Since 2010, various measures have been adopted to bring about water savings, including rehabilitation of canals delivering water from reservoirs to water users downstream, a switch from furrow to drip irrigation, land leveling, and improved drainage.
The World Bank and local government are also piloting various innovative real water-saving approaches in the project. Specifically, an evapotranspiration-based integrated water management system has been introduced for the assessment, planning and allocation of water for consumptive use, supported by the world’s latest remote sensing technology on evapotranspiration measurement.
“We use state-of-art remote sensing technologies to monitor water consumption in this area, including the data collected by satellite Ziyuan III. With them, we are able to monitor accurately the water consumption of each parcel of land and differentiation in water consumption within each parcel,” said Dr. Wu Bingfang, with the Institute of Remote Sensing and Digital Earth under the Chinese Academy of Sciences.
“Monitoring of water consumption helps farmers plan their irrigation properly, which will improve the quality of fruit they grow and thus increase their income,” he said.
Thanks to these measures, Abdul Hemudul and Gulnisahan Yimit, grape farmers in Turpan, are reaping the benefits.
“Before, half of the grapes grown in my village dried up before going ripe because of water shortage,” said Hemudul. “Now, with better management and smarter irrigation, we no longer worry about it.”

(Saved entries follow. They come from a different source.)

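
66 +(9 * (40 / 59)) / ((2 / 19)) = 7314 / 59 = 123.97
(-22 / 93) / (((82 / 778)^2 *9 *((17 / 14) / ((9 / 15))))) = -46606868 / 39864915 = -1.17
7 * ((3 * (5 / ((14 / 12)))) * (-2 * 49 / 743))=-8820 / 743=-11.87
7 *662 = 4634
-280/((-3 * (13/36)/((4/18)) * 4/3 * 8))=70/13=5.38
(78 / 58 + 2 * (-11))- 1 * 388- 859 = -36762 / 29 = -1267.66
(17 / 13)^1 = 17 / 13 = 1.31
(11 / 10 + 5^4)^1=6261 / 10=626.10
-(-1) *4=4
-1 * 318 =-318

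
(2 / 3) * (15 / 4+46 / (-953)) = 14111 / 5718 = 2.47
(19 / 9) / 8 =19 / 72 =0.26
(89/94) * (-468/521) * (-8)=166608/24487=6.80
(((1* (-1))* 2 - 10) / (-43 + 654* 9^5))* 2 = -24 / 38618003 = -0.00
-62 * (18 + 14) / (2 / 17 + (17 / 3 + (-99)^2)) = -50592 / 250073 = -0.20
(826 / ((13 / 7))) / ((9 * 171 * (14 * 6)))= 413 / 120042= 0.00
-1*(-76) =76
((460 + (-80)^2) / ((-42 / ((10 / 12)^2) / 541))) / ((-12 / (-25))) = -82840625 / 648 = -127840.47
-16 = -16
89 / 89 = 1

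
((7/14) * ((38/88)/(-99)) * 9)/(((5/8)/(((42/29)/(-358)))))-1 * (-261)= 261.00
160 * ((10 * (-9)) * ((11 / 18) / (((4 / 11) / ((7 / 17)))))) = -169400 / 17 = -9964.71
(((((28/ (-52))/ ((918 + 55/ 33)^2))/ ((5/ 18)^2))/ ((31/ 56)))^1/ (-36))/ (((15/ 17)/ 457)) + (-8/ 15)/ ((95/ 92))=-11284333661768/ 21857139081375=-0.52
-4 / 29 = -0.14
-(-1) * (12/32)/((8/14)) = 0.66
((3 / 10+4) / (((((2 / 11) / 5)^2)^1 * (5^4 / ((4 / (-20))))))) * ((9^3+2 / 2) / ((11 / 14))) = -241703 / 250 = -966.81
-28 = -28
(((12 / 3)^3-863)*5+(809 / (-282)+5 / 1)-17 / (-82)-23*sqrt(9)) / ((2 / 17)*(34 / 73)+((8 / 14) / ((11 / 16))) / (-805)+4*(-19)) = 106246873480825 / 1986637828872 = 53.48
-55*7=-385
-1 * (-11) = 11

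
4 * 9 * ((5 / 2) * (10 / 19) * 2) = 1800 / 19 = 94.74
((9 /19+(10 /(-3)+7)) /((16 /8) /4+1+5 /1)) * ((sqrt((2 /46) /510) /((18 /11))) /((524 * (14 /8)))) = 1298 * sqrt(11730) /35867249145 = 0.00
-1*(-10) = 10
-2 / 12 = -1 / 6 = -0.17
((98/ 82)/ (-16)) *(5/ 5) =-49/ 656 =-0.07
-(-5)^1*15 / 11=6.82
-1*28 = -28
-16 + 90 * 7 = 614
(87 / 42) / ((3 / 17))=493 / 42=11.74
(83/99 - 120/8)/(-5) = 1402/495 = 2.83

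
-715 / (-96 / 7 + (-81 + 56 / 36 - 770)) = 3465 / 4183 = 0.83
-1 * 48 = -48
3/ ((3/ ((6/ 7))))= 6/ 7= 0.86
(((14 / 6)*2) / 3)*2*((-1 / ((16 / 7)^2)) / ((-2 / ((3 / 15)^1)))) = 343 / 5760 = 0.06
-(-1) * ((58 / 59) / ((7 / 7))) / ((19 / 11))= 638 / 1121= 0.57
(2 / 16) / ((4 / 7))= 7 / 32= 0.22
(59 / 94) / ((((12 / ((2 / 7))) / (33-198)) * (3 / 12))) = -3245 / 329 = -9.86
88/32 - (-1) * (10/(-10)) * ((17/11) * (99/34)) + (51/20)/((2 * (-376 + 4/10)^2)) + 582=580.25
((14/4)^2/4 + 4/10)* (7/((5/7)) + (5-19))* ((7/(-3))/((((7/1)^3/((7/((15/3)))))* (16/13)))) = 3601/32000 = 0.11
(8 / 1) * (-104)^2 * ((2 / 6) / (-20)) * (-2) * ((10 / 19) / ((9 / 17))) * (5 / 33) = 434.45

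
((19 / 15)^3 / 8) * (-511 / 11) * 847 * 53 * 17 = -243162846773 / 27000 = -9006031.36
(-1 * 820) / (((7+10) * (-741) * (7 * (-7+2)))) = -164 / 88179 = -0.00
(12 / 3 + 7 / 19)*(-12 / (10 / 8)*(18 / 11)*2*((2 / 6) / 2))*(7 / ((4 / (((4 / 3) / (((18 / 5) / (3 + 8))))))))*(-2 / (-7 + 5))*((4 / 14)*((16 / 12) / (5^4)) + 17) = -296320624 / 106875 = -2772.59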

Gulnisahan Yimit said that this year she was able to irrigate her grape farm three times more than last year.
“We have more drinking water as well,” she added.
Turpan produces some of the sweetest fruit in the country – grapes, melons, pears, apricots, peaches…For fruit growers, better water resources management has brought not only increased water supply but also increased income.
“The income of my family grew 30% this year. I know other villagers also had an income increase. We are all very happy,” said Hemudul with a smile.